Periodic Reporting for period 2 - BIOINDUSTRY 4.0 (RI services to promote deep digitalization of Industrial Biotechnology - towards smart biomanufacturing)
Período documentado: 2024-01-01 hasta 2025-06-30
To contribute to smart biomanufacturing, the EU-funded BIOINDUSTRY 4.0 unites wide expertise, including four European research infrastructures, to develop services that spur R&D and innovation in biotechnology. BIOINDUSTRY 4.0 harnesses AI and data-driven approaches to tackle challenges and add value to future R&D. Specifically, it addresses high-quality data and metadata production and interoperability, new methods to valorise microbial biodiversity in culture collections, simulation and real-time control of bioprocesses, and real-time monitoring of bioreactions.
Aligned with European strategy for industrial competitiveness and sovereignty, the project will accelerate bioprocess development for biomanufacturing and consolidate the role of research infrastructures in Europe’s transition to a sustainable and competitive bioeconomy.
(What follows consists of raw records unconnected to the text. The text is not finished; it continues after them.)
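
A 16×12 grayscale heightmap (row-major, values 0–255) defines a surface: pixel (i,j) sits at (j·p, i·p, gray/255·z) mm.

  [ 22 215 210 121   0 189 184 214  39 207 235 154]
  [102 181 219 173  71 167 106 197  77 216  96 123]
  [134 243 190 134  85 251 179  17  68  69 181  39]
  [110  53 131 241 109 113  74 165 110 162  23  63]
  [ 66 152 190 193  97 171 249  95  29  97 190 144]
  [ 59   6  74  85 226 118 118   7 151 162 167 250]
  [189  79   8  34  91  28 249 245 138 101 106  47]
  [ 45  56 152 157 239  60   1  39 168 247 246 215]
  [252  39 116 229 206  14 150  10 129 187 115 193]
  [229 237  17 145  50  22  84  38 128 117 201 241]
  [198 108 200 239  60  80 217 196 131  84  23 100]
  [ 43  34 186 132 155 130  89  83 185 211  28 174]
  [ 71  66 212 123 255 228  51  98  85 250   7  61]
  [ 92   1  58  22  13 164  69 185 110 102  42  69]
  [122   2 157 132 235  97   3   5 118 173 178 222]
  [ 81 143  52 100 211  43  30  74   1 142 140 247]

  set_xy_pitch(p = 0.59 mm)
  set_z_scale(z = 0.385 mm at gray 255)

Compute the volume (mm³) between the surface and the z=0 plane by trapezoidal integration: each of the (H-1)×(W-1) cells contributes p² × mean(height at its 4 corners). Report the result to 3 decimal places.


height_mm = gray/255 × 0.385; cell vol = 0.59² × mean(4 corners)
unit = 0.59² × 0.385 / (4×255) = 0.000131391 mm³ per gray-sum
row 0: Σ corner-gray over 11 cells = 6635  → 0.8718
row 1: Σ corner-gray over 11 cells = 6238  → 0.8196
row 2: Σ corner-gray over 11 cells = 5542  → 0.7282
row 3: Σ corner-gray over 11 cells = 5671  → 0.7451
row 4: Σ corner-gray over 11 cells = 5673  → 0.7454
row 5: Σ corner-gray over 11 cells = 4931  → 0.6479
row 6: Σ corner-gray over 11 cells = 5384  → 0.7074
row 7: Σ corner-gray over 11 cells = 5825  → 0.7654
row 8: Σ corner-gray over 11 cells = 5383  → 0.7073
row 9: Σ corner-gray over 11 cells = 5522  → 0.7255
row 10: Σ corner-gray over 11 cells = 5657  → 0.7433
row 11: Σ corner-gray over 11 cells = 5565  → 0.7312
row 12: Σ corner-gray over 11 cells = 4575  → 0.6011
row 13: Σ corner-gray over 11 cells = 4237  → 0.5567
row 14: Σ corner-gray over 11 cells = 4744  → 0.6233
Σ rows: total corner-gray = 81582  → 10.7191 mm³

10.719


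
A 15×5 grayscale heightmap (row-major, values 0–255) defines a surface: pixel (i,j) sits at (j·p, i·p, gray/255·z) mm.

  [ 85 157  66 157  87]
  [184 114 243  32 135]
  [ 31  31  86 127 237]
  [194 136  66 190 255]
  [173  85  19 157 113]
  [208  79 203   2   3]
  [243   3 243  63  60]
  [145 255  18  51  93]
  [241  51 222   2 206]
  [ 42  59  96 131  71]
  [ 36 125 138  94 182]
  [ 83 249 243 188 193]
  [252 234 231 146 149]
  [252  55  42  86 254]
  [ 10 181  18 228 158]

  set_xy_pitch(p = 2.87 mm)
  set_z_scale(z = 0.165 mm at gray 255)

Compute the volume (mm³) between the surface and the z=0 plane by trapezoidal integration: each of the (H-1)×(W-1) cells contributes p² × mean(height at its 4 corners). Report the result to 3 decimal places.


37.847

height_mm = gray/255 × 0.165; cell vol = 2.87² × mean(4 corners)
unit = 2.87² × 0.165 / (4×255) = 0.00133244 mm³ per gray-sum
row 0: Σ corner-gray over 4 cells = 2029  → 2.7035
row 1: Σ corner-gray over 4 cells = 1853  → 2.4690
row 2: Σ corner-gray over 4 cells = 1989  → 2.6502
row 3: Σ corner-gray over 4 cells = 2041  → 2.7195
row 4: Σ corner-gray over 4 cells = 1587  → 2.1146
row 5: Σ corner-gray over 4 cells = 1700  → 2.2651
row 6: Σ corner-gray over 4 cells = 1807  → 2.4077
row 7: Σ corner-gray over 4 cells = 1883  → 2.5090
row 8: Σ corner-gray over 4 cells = 1682  → 2.2412
row 9: Σ corner-gray over 4 cells = 1617  → 2.1546
row 10: Σ corner-gray over 4 cells = 2568  → 3.4217
row 11: Σ corner-gray over 4 cells = 3259  → 4.3424
row 12: Σ corner-gray over 4 cells = 2495  → 3.3244
row 13: Σ corner-gray over 4 cells = 1894  → 2.5236
Σ rows: total corner-gray = 28404  → 37.8466 mm³


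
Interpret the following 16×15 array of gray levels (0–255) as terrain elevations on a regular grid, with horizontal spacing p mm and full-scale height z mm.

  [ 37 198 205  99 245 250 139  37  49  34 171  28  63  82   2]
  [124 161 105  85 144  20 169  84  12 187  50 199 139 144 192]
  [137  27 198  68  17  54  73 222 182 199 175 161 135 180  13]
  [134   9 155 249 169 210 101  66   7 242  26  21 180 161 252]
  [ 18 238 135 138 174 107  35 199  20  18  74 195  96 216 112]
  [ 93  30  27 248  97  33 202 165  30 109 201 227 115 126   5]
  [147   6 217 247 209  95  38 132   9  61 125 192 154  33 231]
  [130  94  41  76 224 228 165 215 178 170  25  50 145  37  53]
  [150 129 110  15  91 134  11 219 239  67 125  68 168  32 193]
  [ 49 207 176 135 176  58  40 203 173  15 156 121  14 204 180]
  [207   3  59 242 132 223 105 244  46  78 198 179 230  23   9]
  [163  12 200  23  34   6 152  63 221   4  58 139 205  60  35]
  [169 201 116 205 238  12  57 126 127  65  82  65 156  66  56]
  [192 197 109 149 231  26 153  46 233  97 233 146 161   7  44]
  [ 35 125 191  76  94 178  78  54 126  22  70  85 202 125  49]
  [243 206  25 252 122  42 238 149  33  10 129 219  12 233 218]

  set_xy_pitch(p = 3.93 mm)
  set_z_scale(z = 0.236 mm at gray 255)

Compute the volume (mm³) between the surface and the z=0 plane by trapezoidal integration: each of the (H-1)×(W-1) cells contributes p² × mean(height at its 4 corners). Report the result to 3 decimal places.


361.755

height_mm = gray/255 × 0.236; cell vol = 3.93² × mean(4 corners)
unit = 3.93² × 0.236 / (4×255) = 0.00357353 mm³ per gray-sum
row 0: Σ corner-gray over 14 cells = 6553  → 23.4173
row 1: Σ corner-gray over 14 cells = 6846  → 24.4644
row 2: Σ corner-gray over 14 cells = 7110  → 25.4078
row 3: Σ corner-gray over 14 cells = 6998  → 25.0075
row 4: Σ corner-gray over 14 cells = 6738  → 24.0784
row 5: Σ corner-gray over 14 cells = 6732  → 24.0570
row 6: Σ corner-gray over 14 cells = 6893  → 24.6323
row 7: Σ corner-gray over 14 cells = 6638  → 23.7211
row 8: Σ corner-gray over 14 cells = 6744  → 24.0999
row 9: Σ corner-gray over 14 cells = 7325  → 26.1761
row 10: Σ corner-gray over 14 cells = 6292  → 22.4846
row 11: Σ corner-gray over 14 cells = 5809  → 20.7586
row 12: Σ corner-gray over 14 cells = 7069  → 25.2613
row 13: Σ corner-gray over 14 cells = 6748  → 24.1142
row 14: Σ corner-gray over 14 cells = 6737  → 24.0748
Σ rows: total corner-gray = 101232  → 361.7552 mm³


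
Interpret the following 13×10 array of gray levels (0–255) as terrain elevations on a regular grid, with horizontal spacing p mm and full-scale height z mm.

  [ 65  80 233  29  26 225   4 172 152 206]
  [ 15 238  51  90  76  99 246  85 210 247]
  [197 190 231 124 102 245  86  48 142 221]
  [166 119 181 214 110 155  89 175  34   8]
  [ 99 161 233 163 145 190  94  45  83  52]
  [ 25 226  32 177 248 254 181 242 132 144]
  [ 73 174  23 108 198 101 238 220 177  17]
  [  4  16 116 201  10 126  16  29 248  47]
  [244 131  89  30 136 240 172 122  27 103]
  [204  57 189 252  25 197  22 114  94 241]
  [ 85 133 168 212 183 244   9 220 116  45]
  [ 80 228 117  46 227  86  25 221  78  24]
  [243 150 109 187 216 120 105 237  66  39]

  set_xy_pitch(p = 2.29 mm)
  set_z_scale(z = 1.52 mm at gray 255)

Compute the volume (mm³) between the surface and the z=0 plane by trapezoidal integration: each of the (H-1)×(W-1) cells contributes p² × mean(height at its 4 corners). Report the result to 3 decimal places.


height_mm = gray/255 × 1.52; cell vol = 2.29² × mean(4 corners)
unit = 2.29² × 1.52 / (4×255) = 0.00781474 mm³ per gray-sum
row 0: Σ corner-gray over 9 cells = 4565  → 35.6743
row 1: Σ corner-gray over 9 cells = 5206  → 40.6835
row 2: Σ corner-gray over 9 cells = 5082  → 39.7145
row 3: Σ corner-gray over 9 cells = 4707  → 36.7840
row 4: Σ corner-gray over 9 cells = 5532  → 43.2311
row 5: Σ corner-gray over 9 cells = 5721  → 44.7081
row 6: Σ corner-gray over 9 cells = 4143  → 32.3765
row 7: Σ corner-gray over 9 cells = 3816  → 29.8210
row 8: Σ corner-gray over 9 cells = 4586  → 35.8384
row 9: Σ corner-gray over 9 cells = 5045  → 39.4253
row 10: Σ corner-gray over 9 cells = 4860  → 37.9796
row 11: Σ corner-gray over 9 cells = 4822  → 37.6827
Σ rows: total corner-gray = 58085  → 453.9190 mm³

453.919


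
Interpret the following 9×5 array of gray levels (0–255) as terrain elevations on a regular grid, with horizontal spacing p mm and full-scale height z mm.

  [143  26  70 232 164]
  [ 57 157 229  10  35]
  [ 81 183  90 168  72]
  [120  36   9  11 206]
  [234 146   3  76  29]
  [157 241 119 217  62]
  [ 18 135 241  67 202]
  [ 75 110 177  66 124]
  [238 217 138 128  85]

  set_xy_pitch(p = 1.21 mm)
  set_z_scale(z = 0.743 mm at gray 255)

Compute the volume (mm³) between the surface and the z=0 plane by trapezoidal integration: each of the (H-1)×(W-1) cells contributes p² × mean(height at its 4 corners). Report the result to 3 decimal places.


height_mm = gray/255 × 0.743; cell vol = 1.21² × mean(4 corners)
unit = 1.21² × 0.743 / (4×255) = 0.0010665 mm³ per gray-sum
row 0: Σ corner-gray over 4 cells = 1847  → 1.9698
row 1: Σ corner-gray over 4 cells = 1919  → 2.0466
row 2: Σ corner-gray over 4 cells = 1473  → 1.5709
row 3: Σ corner-gray over 4 cells = 1151  → 1.2275
row 4: Σ corner-gray over 4 cells = 2086  → 2.2247
row 5: Σ corner-gray over 4 cells = 2479  → 2.6438
row 6: Σ corner-gray over 4 cells = 2011  → 2.1447
row 7: Σ corner-gray over 4 cells = 2194  → 2.3399
Σ rows: total corner-gray = 15160  → 16.1681 mm³

16.168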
Work towards a data fabric, framework and compute environment to support transmission to digital twins advanced. Specifications and minimum information models were established, paving the way for a first prototype. This enables structuring of FAIR (open science-compatible) [meta]data sets, preparing them for AI applications. Additional work tested containerised workflows and real-time streaming. Early work on a biotechnology dataspace was also done, preparing a federated data infrastructure for biotechnology R&D.
Using legacy and newly acquired data, multiscale datasets from several microbial use cases were collected, describing physiological behaviour, omics, metabolic dynamics, and physico-chemical features of bioreactions. All were organised with a standard template and uploaded to the Yoda platform. These datasets now train models and support digital twin development.
Preparatory work also progressed: modelling scaffolds were prepared in different coding languages, bioreactor model libraries established, and algorithms for real-time validation implemented. Early tests show good performance on legacy data. Tools identifying metabolic states and optimal feeding strategies are available to enhance productivity and stability. This first phase paves the way for advanced prototypes at project end.
Alongside modelling, progress on Process Analytical Tools (PAT devices) was fruitful. Development led to trials of an in situ microscope for real-time microbial physiology and a Raman-based device at 775 nm. Work on all devices progressed, enabling further testing. Simultaneously, analysis of PAT-generated data advanced, linking physical and digital environments.
To harness microbial diversity, a new microbial strain data standard was developed and shared via GitHub, catalogues were enriched with datasets from legacy data or text-mining, and a prototype for natural language querying of the strain discovery interface (www.strainsbook.org) was tested; further work is underway. If successful, the DSS will accelerate discovery and democratise access to microbial collections.
Finally, stakeholder consultations through interviews and focus groups were held to ensure tools meet user needs and secure uptake of services under development in BIOINDUSTRY 4.0.
At present, advanced information cannot be extracted from microbial databases using multi-criteria natural language queries. In BIOINDUSTRY 4.0 work is underway to make this feasible. A new strain data standard lays the basis for interoperability between microbial collections worldwide. Moreover, development of a prototype shows that natural language querying of microbial databases is possible. As a first step, the Strain Discovery portal already facilitates searches across key collections with enriched data. Long term, this will enable new search capabilities to guide development of microbial bioprocesses.
Currently, digital twins are of interest in many application areas. In biotechnology, the prospect of using them to control biomanufacturing systems is exciting but still unattained, mainly due to system complexity and difficulty of real-time monitoring. Creating a control loop between physical and digital environments requires predictive models, data analytics and novel PAT devices. In this regard, BIOINDUSTRY 4.0 is delivering progress. For example, novel Raman-based and optical prototype instruments show it is possible to access new bioreaction parameters and enrich data for digital twins. Similarly, the project has delivered AI models that reproduce experimental data. Prototype digital twins reveal they can identify metabolic states and optimise bioreactor feeding. Together, these results pave the way to autonomous bioprocess monitoring and control, a step towards smart biomanufacturing.